En Afrique de l’Ouest, le crédit-bail ouvre l’accès à la mécanisation et à la modernisation sans avancer la totalité du coût. Par exemple, la compagnie sénégalaise Locafrique , pionnière du secteur, finance depuis des décennies des tracteurs, moissonneuses et installations industrielles via le leasing.
En 2022, Locafrique a conclu un partenariat de 13 milliards FCFA (24 millions $) avec le West Africa Trade & Investment Hub (USAID) pour accélérer l’inclusion financière des acteurs agricoles sénégalais.
Ce programme cible 440 micro-entrepreneurs dans plusieurs régions du Sénégal, leur permettant d’obtenir des équipements en crédit-bail alors que les prêts bancaires agricoles étaient jusqu’alors inférieurs à 5 % du portefeuille bancaire national.
Le crédit-bail présente plusieurs atouts : pas de garantie hypothécaire à fournir (le matériel financé sert de garantie), des procédures plus rapides qu’un prêt classique, et un financement souvent en monnaie locale adaptée aux revenus saisonniers. Il s’adresse également bien aux coopératives souhaitant recevoir du matériel mutualisé (ex : décortiqueuse de riz, camion réfrigéré partagé) qu’aux PME établies cherchant à augmenter leur capacité de production sans creuser leur trésorerie.

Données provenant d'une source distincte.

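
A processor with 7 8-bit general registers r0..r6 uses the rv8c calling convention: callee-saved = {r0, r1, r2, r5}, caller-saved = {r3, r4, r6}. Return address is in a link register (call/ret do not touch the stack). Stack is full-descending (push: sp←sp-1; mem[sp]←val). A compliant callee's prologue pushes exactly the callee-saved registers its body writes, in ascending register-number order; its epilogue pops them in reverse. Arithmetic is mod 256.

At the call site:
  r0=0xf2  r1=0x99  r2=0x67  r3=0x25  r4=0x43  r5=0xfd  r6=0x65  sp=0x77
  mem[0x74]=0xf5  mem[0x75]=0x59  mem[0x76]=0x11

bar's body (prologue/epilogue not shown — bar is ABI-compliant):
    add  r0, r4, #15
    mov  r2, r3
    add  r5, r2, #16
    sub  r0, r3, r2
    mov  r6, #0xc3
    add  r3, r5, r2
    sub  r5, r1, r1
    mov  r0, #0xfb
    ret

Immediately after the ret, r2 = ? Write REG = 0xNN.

prologue: push r0 → mem[0x76]=0xf2, sp=0x76
prologue: push r2 → mem[0x75]=0x67, sp=0x75
prologue: push r5 → mem[0x74]=0xfd, sp=0x74
body[0] add  r0, r4, #15 → r0=0x52
body[1] mov  r2, r3 → r2=0x25
body[2] add  r5, r2, #16 → r5=0x35
body[3] sub  r0, r3, r2 → r0=0x00
body[4] mov  r6, #0xc3 → r6=0xc3
body[5] add  r3, r5, r2 → r3=0x5a
body[6] sub  r5, r1, r1 → r5=0x00
body[7] mov  r0, #0xfb → r0=0xfb
epilogue: pop r5=0xfd, sp=0x75
epilogue: pop r2=0x67, sp=0x76
epilogue: pop r0=0xf2, sp=0x77
r2 is callee-saved → restored

REG = 0x67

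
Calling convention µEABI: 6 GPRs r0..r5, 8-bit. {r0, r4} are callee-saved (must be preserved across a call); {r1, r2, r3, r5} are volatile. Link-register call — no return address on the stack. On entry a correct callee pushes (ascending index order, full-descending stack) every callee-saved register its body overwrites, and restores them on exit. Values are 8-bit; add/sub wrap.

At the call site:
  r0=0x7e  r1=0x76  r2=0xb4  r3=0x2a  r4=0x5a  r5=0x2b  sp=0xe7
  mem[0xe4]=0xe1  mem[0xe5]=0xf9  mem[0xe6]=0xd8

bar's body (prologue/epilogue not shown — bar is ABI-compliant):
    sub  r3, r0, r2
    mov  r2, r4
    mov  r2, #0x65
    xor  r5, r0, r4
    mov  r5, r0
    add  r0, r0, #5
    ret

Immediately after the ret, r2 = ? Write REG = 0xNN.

prologue: push r0 → mem[0xe6]=0x7e, sp=0xe6
body[0] sub  r3, r0, r2 → r3=0xca
body[1] mov  r2, r4 → r2=0x5a
body[2] mov  r2, #0x65 → r2=0x65
body[3] xor  r5, r0, r4 → r5=0x24
body[4] mov  r5, r0 → r5=0x7e
body[5] add  r0, r0, #5 → r0=0x83
epilogue: pop r0=0x7e, sp=0xe7
r2 is caller-saved → body value

REG = 0x65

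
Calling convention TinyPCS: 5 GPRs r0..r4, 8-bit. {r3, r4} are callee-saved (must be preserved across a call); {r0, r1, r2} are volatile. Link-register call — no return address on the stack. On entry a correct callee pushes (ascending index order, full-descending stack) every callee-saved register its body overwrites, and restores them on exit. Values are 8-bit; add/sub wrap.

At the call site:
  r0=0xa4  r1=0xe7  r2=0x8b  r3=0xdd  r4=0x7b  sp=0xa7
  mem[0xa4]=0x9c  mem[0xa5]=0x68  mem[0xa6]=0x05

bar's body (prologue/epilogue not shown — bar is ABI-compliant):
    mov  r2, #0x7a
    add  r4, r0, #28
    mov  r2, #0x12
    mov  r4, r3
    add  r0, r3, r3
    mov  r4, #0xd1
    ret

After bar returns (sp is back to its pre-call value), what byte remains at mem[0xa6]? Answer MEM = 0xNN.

prologue: push r4 -> mem[0xa6]=0x7b, sp=0xa6
body[0] mov  r2, #0x7a -> r2=0x7a
body[1] add  r4, r0, #28 -> r4=0xc0
body[2] mov  r2, #0x12 -> r2=0x12
body[3] mov  r4, r3 -> r4=0xdd
body[4] add  r0, r3, r3 -> r0=0xba
body[5] mov  r4, #0xd1 -> r4=0xd1
epilogue: pop r4=0x7b, sp=0xa7
prologue pushed ['r4'] at ['0xa6']

MEM = 0x7b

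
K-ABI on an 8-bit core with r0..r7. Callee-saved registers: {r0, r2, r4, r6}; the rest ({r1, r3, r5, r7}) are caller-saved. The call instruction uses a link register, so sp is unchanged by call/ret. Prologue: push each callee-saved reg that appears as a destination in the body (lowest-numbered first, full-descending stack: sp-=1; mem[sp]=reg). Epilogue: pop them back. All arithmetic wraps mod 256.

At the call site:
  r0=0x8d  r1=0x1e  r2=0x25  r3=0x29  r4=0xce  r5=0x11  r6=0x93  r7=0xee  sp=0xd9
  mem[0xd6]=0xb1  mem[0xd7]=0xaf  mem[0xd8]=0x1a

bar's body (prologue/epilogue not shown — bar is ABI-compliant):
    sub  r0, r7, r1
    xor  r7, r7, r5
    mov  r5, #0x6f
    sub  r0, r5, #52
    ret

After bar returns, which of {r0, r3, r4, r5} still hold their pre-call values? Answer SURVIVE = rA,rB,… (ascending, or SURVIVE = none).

SURVIVE = r0,r3,r4

prologue: push r0 → mem[0xd8]=0x8d, sp=0xd8
body[0] sub  r0, r7, r1 → r0=0xd0
body[1] xor  r7, r7, r5 → r7=0xff
body[2] mov  r5, #0x6f → r5=0x6f
body[3] sub  r0, r5, #52 → r0=0x3b
epilogue: pop r0=0x8d, sp=0xd9
r0: callee-saved, written=True
r3: caller-saved, written=False
r4: callee-saved, written=False
r5: caller-saved, written=True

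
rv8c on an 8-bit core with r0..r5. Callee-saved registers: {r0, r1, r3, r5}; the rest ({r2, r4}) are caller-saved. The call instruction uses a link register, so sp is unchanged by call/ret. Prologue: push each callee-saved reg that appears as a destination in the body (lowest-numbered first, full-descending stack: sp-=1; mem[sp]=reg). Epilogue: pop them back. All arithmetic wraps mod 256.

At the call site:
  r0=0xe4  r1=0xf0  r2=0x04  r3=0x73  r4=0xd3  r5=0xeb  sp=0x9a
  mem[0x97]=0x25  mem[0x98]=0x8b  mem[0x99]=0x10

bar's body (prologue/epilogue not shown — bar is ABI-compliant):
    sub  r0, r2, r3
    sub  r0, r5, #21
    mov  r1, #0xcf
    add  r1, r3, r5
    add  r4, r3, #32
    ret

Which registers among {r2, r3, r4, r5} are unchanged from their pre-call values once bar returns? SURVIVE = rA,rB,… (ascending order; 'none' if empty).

prologue: push r0 → mem[0x99]=0xe4, sp=0x99
prologue: push r1 → mem[0x98]=0xf0, sp=0x98
body[0] sub  r0, r2, r3 → r0=0x91
body[1] sub  r0, r5, #21 → r0=0xd6
body[2] mov  r1, #0xcf → r1=0xcf
body[3] add  r1, r3, r5 → r1=0x5e
body[4] add  r4, r3, #32 → r4=0x93
epilogue: pop r1=0xf0, sp=0x99
epilogue: pop r0=0xe4, sp=0x9a
r2: caller-saved, written=False
r3: callee-saved, written=False
r4: caller-saved, written=True
r5: callee-saved, written=False

SURVIVE = r2,r3,r5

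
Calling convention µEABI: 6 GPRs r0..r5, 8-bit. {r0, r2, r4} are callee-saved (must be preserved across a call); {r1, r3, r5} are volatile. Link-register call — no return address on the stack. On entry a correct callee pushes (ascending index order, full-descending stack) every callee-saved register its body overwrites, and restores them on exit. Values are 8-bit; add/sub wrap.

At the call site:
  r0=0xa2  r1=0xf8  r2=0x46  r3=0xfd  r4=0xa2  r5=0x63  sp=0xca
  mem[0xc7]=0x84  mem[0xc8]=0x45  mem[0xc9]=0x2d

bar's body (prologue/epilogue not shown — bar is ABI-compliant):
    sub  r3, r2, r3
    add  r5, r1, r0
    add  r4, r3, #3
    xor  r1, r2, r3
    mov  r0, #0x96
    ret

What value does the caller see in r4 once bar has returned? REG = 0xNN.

REG = 0xa2

prologue: push r0 → mem[0xc9]=0xa2, sp=0xc9
prologue: push r4 → mem[0xc8]=0xa2, sp=0xc8
body[0] sub  r3, r2, r3 → r3=0x49
body[1] add  r5, r1, r0 → r5=0x9a
body[2] add  r4, r3, #3 → r4=0x4c
body[3] xor  r1, r2, r3 → r1=0x0f
body[4] mov  r0, #0x96 → r0=0x96
epilogue: pop r4=0xa2, sp=0xc9
epilogue: pop r0=0xa2, sp=0xca
r4 is callee-saved → restored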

- Critères d’accès : démontrer la capacité de générer des revenus pour payer les loyers de crédit-bail (business plan avec cash-flow prévisionnel), apport initial généralement de 10 à 20 % du coût de l’équipement, éventuellement une assurance sur le matériel financé.
- Exemple concret : en Côte d’Ivoire, Alios Finance propose du leasing pour des mini-chambres froides aux coopératives d’ananas, avec un contrat de 3 ans. Au Sénégal, Locafrique a permis à une laiterie de s’équiper d’une chaîne de pasteurisation moderne sans emprunt bancaire direct, les loyers étant calibrés sur sa production mensuelle de yaourt.
- Conseils pratiques : identifiez précisément l’équipement à financer et son impact sur votre rendement, faites jouer la concurrence entre sociétés de crédit-bail pour obtenir un taux compétitif, et assurez-vous de bien comprendre les termes du contrat (durée, valeur résiduelle, entretien du matériel) avant de signer.
5. Le financement participatif
Le crowdfunding , ou financement participatif, constitue une voie alternative et innovante pour financer des projets agroalimentaires. Grâce à Internet, une PME peut faire appel au grand public – y compris la diaspora africaine à l’étranger – pour collecter des fonds sous forme de dons, de prêts participatifs ou d’investissements en capital.
En Afrique de l’Ouest, plusieurs plateformes ont émergé ces dernières années. Par exemple, la start-up ivoirienne Seekewa permet aux « supporters » du monde entier de soutenir des petits agriculteurs via l’achat de bons électroniques remboursables, donnant droit à des réductions sur la production financée.
Au Nigéria, la plateforme Farmcrowdy connecte des investisseurs individuels avec des agriculteurs locaux : en sponsorisant une saison de culture, les contributeurs récupèrent une partie des bénéfices à la récolte. Depuis son lancement, Farmcrowdy a financé plus de 7 000 agriculteurs pour un montant de près de 6 millions, preuve du potentiel de ce modèle.
Ce mode de financement présente l’avantage de la flexibilité (vous définissez le montant cible et les contreparties offertes) et de la visibilité (votre projet gagne en publicité auprès des contributeurs). Toutefois, le succès d’une campagne de financement participatif dépend fortement de votre capacité à mobiliser une communauté en ligne et à gagner la confiance des internautes.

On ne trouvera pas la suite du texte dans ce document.